Thursday, August 29, 2013

Move Over, Cronuts- It's Time For Something Leaner....Monuts

Those who know me well would probably agree that "Mona" and "donut" and are not exactly words that go together. But believe it or not, I've been on a major donut kick this summer! No, my brain hasn't been taken over by aliens (unless you count my children) But I have discovered, thanks to a $2 garage sale find, that I can make my own, healthy, baked donuts for special treats. We've made chocolate, blueberry, cranberry, strawberry, and you-name-it-berry donuts, but so far the reigning favorite (as declared by my trusted band of taste testers) is this whole wheat baked cinnamon version. It's not the kind of thing we eat every day, but for a treat- absolutely.

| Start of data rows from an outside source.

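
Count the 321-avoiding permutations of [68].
C_68 = 86218923998960285726185640663701108500

These 321-avoiding permutations are counted by the Catalan number C_n = (1/(n + 1)) · C(2n, n). For n = 68: C_68 = (1/69) · C(136, 68) = 5949105755928259715106809205795376486500/69 = 86218923998960285726185640663701108500.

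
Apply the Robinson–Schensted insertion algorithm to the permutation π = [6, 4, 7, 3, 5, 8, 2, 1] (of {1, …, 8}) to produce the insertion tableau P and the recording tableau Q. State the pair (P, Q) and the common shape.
P = [1, 5, 8] / [2, 7] / [3] / [4] / [6];  Q = [1, 3, 6] / [2, 5] / [4] / [7] / [8];  common shape = (3, 2, 1, 1, 1)

Row-insert the values π_1, π_2, … into P one at a time, bumping the leftmost entry strictly greater than the inserted value down to the next row. The recording tableau Q records, in position (i, j), the step at which that cell was added to P.
  Insert 6 (step 1): P = [6];  Q = [1]
  Insert 4 (step 2): P = [4] / [6];  Q = [1] / [2]
  Insert 7 (step 3): P = [4, 7] / [6];  Q = [1, 3] / [2]
  Insert 3 (step 4): P = [3, 7] / [4] / [6];  Q = [1, 3] / [2] / [4]
  Insert 5 (step 5): P = [3, 5] / [4, 7] / [6];  Q = [1, 3] / [2, 5] / [4]
  Insert 8 (step 6): P = [3, 5, 8] / [4, 7] / [6];  Q = [1, 3, 6] / [2, 5] / [4]
  Insert 2 (step 7): P = [2, 5, 8] / [3, 7] / [4] / [6];  Q = [1, 3, 6] / [2, 5] / [4] / [7]
  Insert 1 (step 8): P = [1, 5, 8] / [2, 7] / [3] / [4] / [6];  Q = [1, 3, 6] / [2, 5] / [4] / [7] / [8]
Final shape: (3, 2, 1, 1, 1).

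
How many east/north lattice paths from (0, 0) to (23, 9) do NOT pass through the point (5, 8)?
Number of paths = 28024347

Total paths from (0, 0) to (23, 9): C(32, 23) = 28048800. Paths through (5, 8): (paths (0, 0) → (5, 8)) × (paths (5, 8) → (23, 9)) = C(13, 5) · C(19, 18) = 1287 · 19 = 24453. Avoidance count = 28048800 − 24453 = 28024347.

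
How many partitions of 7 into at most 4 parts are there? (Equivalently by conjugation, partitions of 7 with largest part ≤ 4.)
p(7, parts ≤ 4) = 11

Partitions of 7 with all parts ≤ 4: 4+3, 4+2+1, 4+1+1+1, 3+3+1, 3+2+2, 3+2+1+1, 3+1+1+1+1, 2+2+2+1, 2+2+1+1+1, 2+1+1+1+1+1, 1+1+1+1+1+1+1. Count = 11.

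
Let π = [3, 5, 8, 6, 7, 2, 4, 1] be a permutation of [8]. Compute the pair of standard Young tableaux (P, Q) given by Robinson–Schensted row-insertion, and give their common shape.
P = [1, 4, 6, 7] / [2, 5] / [3] / [8];  Q = [1, 2, 3, 5] / [4, 7] / [6] / [8];  common shape = (4, 2, 1, 1)

Row-insert the values π_1, π_2, … into P one at a time, bumping the leftmost entry strictly greater than the inserted value down to the next row. The recording tableau Q records, in position (i, j), the step at which that cell was added to P.
  Insert 3 (step 1): P = [3];  Q = [1]
  Insert 5 (step 2): P = [3, 5];  Q = [1, 2]
  Insert 8 (step 3): P = [3, 5, 8];  Q = [1, 2, 3]
  Insert 6 (step 4): P = [3, 5, 6] / [8];  Q = [1, 2, 3] / [4]
  Insert 7 (step 5): P = [3, 5, 6, 7] / [8];  Q = [1, 2, 3, 5] / [4]
  Insert 2 (step 6): P = [2, 5, 6, 7] / [3] / [8];  Q = [1, 2, 3, 5] / [4] / [6]
  Insert 4 (step 7): P = [2, 4, 6, 7] / [3, 5] / [8];  Q = [1, 2, 3, 5] / [4, 7] / [6]
  Insert 1 (step 8): P = [1, 4, 6, 7] / [2, 5] / [3] / [8];  Q = [1, 2, 3, 5] / [4, 7] / [6] / [8]
Final shape: (4, 2, 1, 1).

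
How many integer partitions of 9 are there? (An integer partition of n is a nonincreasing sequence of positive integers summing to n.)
p(9) = 30

List all partitions of 9: 9, 8+1, 7+2, 7+1+1, 6+3, 6+2+1, 6+1+1+1, 5+4, 5+3+1, 5+2+2, 5+2+1+1, 5+1+1+1+1, 4+4+1, 4+3+2, 4+3+1+1, 4+2+2+1, 4+2+1+1+1, 4+1+1+1+1+1, 3+3+3, 3+3+2+1, 3+3+1+1+1, 3+2+2+2, 3+2+2+1+1, 3+2+1+1+1+1, 3+1+1+1+1+1+1, 2+2+2+2+1, 2+2+2+1+1+1, 2+2+1+1+1+1+1, 2+1+1+1+1+1+1+1, 1+1+1+1+1+1+1+1+1. Counting them gives p(9) = 30.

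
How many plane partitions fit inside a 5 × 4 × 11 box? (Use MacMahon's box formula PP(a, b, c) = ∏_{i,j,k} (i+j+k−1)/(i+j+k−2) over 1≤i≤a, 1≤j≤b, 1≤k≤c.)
PP(5, 4, 11) = 381644355456

Evaluate the triple product over i = 1..5, j = 1..4, k = 1..11. The factors are (2/1) · (3/2) · (4/3) · (5/4) · (6/5) · (7/6) · (8/7) · (9/8) · … (220 factors total). The numerators and denominators telescope so the product is an integer; carrying out the multiplication exactly gives PP(5, 4, 11) = 381644355456.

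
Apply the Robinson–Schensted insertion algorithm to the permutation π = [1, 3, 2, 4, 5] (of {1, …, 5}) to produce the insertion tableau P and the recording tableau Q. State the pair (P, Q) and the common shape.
P = [1, 2, 4, 5] / [3];  Q = [1, 2, 4, 5] / [3];  common shape = (4, 1)

Row-insert the values π_1, π_2, … into P one at a time, bumping the leftmost entry strictly greater than the inserted value down to the next row. The recording tableau Q records, in position (i, j), the step at which that cell was added to P.
  Insert 1 (step 1): P = [1];  Q = [1]
  Insert 3 (step 2): P = [1, 3];  Q = [1, 2]
  Insert 2 (step 3): P = [1, 2] / [3];  Q = [1, 2] / [3]
  Insert 4 (step 4): P = [1, 2, 4] / [3];  Q = [1, 2, 4] / [3]
  Insert 5 (step 5): P = [1, 2, 4, 5] / [3];  Q = [1, 2, 4, 5] / [3]
Final shape: (4, 1).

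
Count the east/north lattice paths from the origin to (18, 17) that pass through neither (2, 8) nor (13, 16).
Number of paths = 4058857425

Inclusion–exclusion. Total paths: C(35, 18) = 4537567650. Through P₁: C(10, 2)·C(25, 16) = 91933875. Through P₂: C(29, 13)·C(6, 5) = 407183490. Since P₁ is strictly southwest of P₂, a monotone path through both must visit P₁ then P₂; paths through both = C(10, 2)·C(19, 11)·C(6, 5) = 20407140. Avoid both = 4537567650 − 91933875 − 407183490 + 20407140 = 4058857425.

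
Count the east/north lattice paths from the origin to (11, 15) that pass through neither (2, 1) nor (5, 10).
Number of paths = 4192124

Inclusion–exclusion. Total paths: C(26, 11) = 7726160. Through P₁: C(3, 2)·C(23, 9) = 2451570. Through P₂: C(15, 5)·C(11, 6) = 1387386. Since P₁ is strictly southwest of P₂, a monotone path through both must visit P₁ then P₂; paths through both = C(3, 2)·C(12, 3)·C(11, 6) = 304920. Avoid both = 7726160 − 2451570 − 1387386 + 304920 = 4192124.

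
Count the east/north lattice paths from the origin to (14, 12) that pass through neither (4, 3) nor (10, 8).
Number of paths = 4493310

Inclusion–exclusion. Total paths: C(26, 14) = 9657700. Through P₁: C(7, 4)·C(19, 10) = 3233230. Through P₂: C(18, 10)·C(8, 4) = 3063060. Since P₁ is strictly southwest of P₂, a monotone path through both must visit P₁ then P₂; paths through both = C(7, 4)·C(11, 6)·C(8, 4) = 1131900. Avoid both = 9657700 − 3233230 − 3063060 + 1131900 = 4493310.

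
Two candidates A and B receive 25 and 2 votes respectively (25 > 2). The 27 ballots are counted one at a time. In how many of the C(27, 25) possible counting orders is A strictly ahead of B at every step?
Strict-lead orderings = 299

Total orderings of the 27 votes with 25 for A: C(27, 25) = 351. By the Bertrand ballot formula (Cycle Lemma / reflection principle), the number of orderings in which A is strictly ahead of B throughout is (p − q)/(p + q) · C(p + q, p) = (25 − 2)/(25 + 2) · 351 = 299.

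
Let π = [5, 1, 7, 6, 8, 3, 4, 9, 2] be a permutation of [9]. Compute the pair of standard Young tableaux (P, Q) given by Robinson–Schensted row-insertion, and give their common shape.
P = [1, 2, 4, 9] / [3, 6, 8] / [5] / [7];  Q = [1, 3, 5, 8] / [2, 4, 7] / [6] / [9];  common shape = (4, 3, 1, 1)

Row-insert the values π_1, π_2, … into P one at a time, bumping the leftmost entry strictly greater than the inserted value down to the next row. The recording tableau Q records, in position (i, j), the step at which that cell was added to P.
  Insert 5 (step 1): P = [5];  Q = [1]
  Insert 1 (step 2): P = [1] / [5];  Q = [1] / [2]
  Insert 7 (step 3): P = [1, 7] / [5];  Q = [1, 3] / [2]
  Insert 6 (step 4): P = [1, 6] / [5, 7];  Q = [1, 3] / [2, 4]
  Insert 8 (step 5): P = [1, 6, 8] / [5, 7];  Q = [1, 3, 5] / [2, 4]
  Insert 3 (step 6): P = [1, 3, 8] / [5, 6] / [7];  Q = [1, 3, 5] / [2, 4] / [6]
  Insert 4 (step 7): P = [1, 3, 4] / [5, 6, 8] / [7];  Q = [1, 3, 5] / [2, 4, 7] / [6]
  Insert 9 (step 8): P = [1, 3, 4, 9] / [5, 6, 8] / [7];  Q = [1, 3, 5, 8] / [2, 4, 7] / [6]
  Insert 2 (step 9): P = [1, 2, 4, 9] / [3, 6, 8] / [5] / [7];  Q = [1, 3, 5, 8] / [2, 4, 7] / [6] / [9]
Final shape: (4, 3, 1, 1).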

So yes, you CAN put Mona and donut together without compromising your health goals and ideals. Behold, the Monut.


Ingredients:
2 cups whole wheat flour
3/4 cup sugar
2 teaspoons baking powder
1 teaspoon ground cinnamon
1/2 teaspoon ground nutmeg
1/2 teaspoon kosher salt
1 large egg, lightly beaten
1 1/4 cups almond or soy milk
2 tablespoons unsalted butter, melted
2 teaspoons pure vanilla extract

For the topping:
1/4 cup sugar
1/4 teaspoon ground cinnamon

Directions

Preheat the oven to 350 degrees. Coat donut pan with baking spray.

Into a large bowl, sift together the flour, sugar, baking powder, cinnamon, nutmeg, and salt. In a small bowl, whisk together the egg, milk, melted butter, and vanilla. Stir the wet mixture into the dry ingredients until just combined.
 
Spoon the batter into the baking pans, filling each one a little more than three-quarters full. Bake for 17 minutes, until a toothpick comes out clean.

For the topping, combine the sugar and cinnamon in a small bowl. Dip each donut in the cinnamon sugar, either on one side or both sides.